Your mental state has a huge impact on your performance. This holds true in life, in sport, and in your regular day-to-day workouts. Fortunately, your mind – much like any muscle in your body – can be trained.
Training your mind for success is just as important as any other facet of exercise physiology. If you’re not in an optimal mental state, your performance will suffer. If your performance suffers, you’re not going to see the results you want. It’s that simple.
This article is going give you a little bit of background about how psychology influences performance, then it will follow with some mental performance tips taken straight out of sport psychology and provide some information about a few natural ingredients that help boost mental performance.
How psychology influences performance
Psychological research strongly suggests your mental state plays a vital role in performance – positively and negatively. Psychological factors that impact performance are things like stress, anxiety, and tension.
Stress is a physical, mental, or emotional demand that takes the body or mind out of its comfort zone. Stress operates on a continuum: no stress isn’t good (if there is no challenge you cannot grow and develop), some stress is good (every person has their own optimal amount of stress), and too much stress is bad (the circumstances become overwhelming and you cannot perform).
Anxiety is a disturbed state of mind that includes physical symptoms – such as trembling, twitching, feelings of fullness in the throat or chest, feeling jumpy – and emotional symptoms – restlessness, worrying, irritability, among many others.
Much like general stress, some anxiety is good since it helps sharpen the attention. Too much or too little anxiety, however, and your performance suffers.
Tension is the physical manifestation of the internal mental state. Tension can be created by too much stress and anxiety. If you’re conflicted, overstressed, or overanxious it is reflected in your appearance or behavior as some, or all, of your muscles are in a partially contracted state. You lose fluidity in your movements making everything much more difficult as muscles combat one another across your joints.
As mentioned, stress and anxiety exist on a continuum. Too much or too little hurts performance. Like Goldy Locks, you need just the right amount.
The next section will provide you with a few tips to optimize your mental state.
Tips for boosting mental performance
It’s easy to set goals that exacerbate stress, anxiety, and tension rather than optimize them. Goals that do this are lofty, vague, and unrealistic.
An example of a bad goal would be for me to say, “I want to cut 20% of my body fat.”
Yes, it may be attainable with a lot of hard work and dedication, but it sets me up for unnecessary mental anguish as it is just too much to work for all at one time.
Goals should be designed in small, achievable increments. A better goal would be for me to say, “I’m going to lose 1% body fat every week.”
Another important facet of goal-setting is breaking down the goal into a game plan. How exactly are you going to turn it into a reality? What are you going to do every day? What do you have to add? What do you have to sacrifice?
Goal-setting like this breaks down stress and anxiety into bite-size pieces and prevents them from becoming overwhelming. It also shifts your perspective to the process rather than the end goal, allowing you to build confidence as you work towards your ultimate end-point.
Don’t underestimate the power of a good routine. Your brain finds comfort in the expected and the less brain-power you have to use thinking about what you are going to do next the more brain-power you’ll have to devote to your performance.

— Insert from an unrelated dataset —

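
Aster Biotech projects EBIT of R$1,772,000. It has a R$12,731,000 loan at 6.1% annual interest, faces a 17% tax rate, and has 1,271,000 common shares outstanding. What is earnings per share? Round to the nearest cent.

R$0.65

Interest = R$776,591.00, so EBT = R$1,772,000 − R$776,591.00 = R$995,409.00.
After tax at 17%: net income = R$995,409.00 × 0.83 = R$826,189.47.
Per share: R$826,189.47 / 1,271,000 shares = R$0.65.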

If you’re struggling to find the motivation to go to the gym, developing a routine where it’s the first thing you do in the morning when you wake up can make it much easier as it becomes habit.

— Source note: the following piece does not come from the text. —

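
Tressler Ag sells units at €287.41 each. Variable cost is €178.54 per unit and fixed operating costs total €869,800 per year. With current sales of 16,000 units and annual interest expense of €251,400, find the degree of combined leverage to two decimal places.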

You can also create associations between activities. Certain playlists, for example, can be played every time you’re getting ready for a workout. Things like this are simple and seem trivial, but they are powerful tools to create a mental state conducive of your best effort in whatever task you’re performing.

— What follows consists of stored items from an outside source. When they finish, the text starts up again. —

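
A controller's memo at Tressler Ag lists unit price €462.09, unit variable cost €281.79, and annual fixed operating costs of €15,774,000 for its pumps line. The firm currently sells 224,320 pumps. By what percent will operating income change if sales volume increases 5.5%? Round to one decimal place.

Contribution at this volume is 224,320 × €180.30 = €40,444,896.00.
Operating income = contribution − fixed costs = €40,444,896.00 − €15,774,000 = €24,670,896.00.
DOL = contribution ÷ EBIT = €40,444,896.00 ÷ €24,670,896.00 = 1.6394.
So EBIT moves 1.6394 × (+5.5%) = +9.0%.

+9.0%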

Lifestyle factors like these can help ease stress and anxiety, ensuring you have just the right amount to be at your best.
Natural ingredients that boost mental performance
There’s a reason caffeine is possibly the most popular ergogenic aid of all time. Humans have been using it to feel more energized and alert for hundreds of years.
If you’re feeling low and need a pick-me-up, a cup of coffee can get you to the arousal state that will help you perform at your best.
It is possible to go too far, though. Too much caffeine can cause anxiety and too much anxiety has a negative impact on performance.
2) Ginkgo Biloba
Ginkgo Biloba, in its supplement form, is derived from the Ginkgo biloba tree. It’s thought to increase blood flow to the brain and is linked to improving cognitive functions like focus.
3) Rhodiola Rosea
Derived from the herb Rhodiola rosea, this supplement has been used in Chinese medicine for a long time to promote well-being and healthy brain function.
Rhodiola Rosea is thought to benefit brain function by maintaining mental processing through the reduction of fatigue.
Your mental game is vital to performance. And performance can really mean anything. It could be your job, chores at home, your workouts, or even athletic performance. Whatever the task may be, having the tools available to reduce or raise stress and anxiety to their optimal level will help you always be the best you.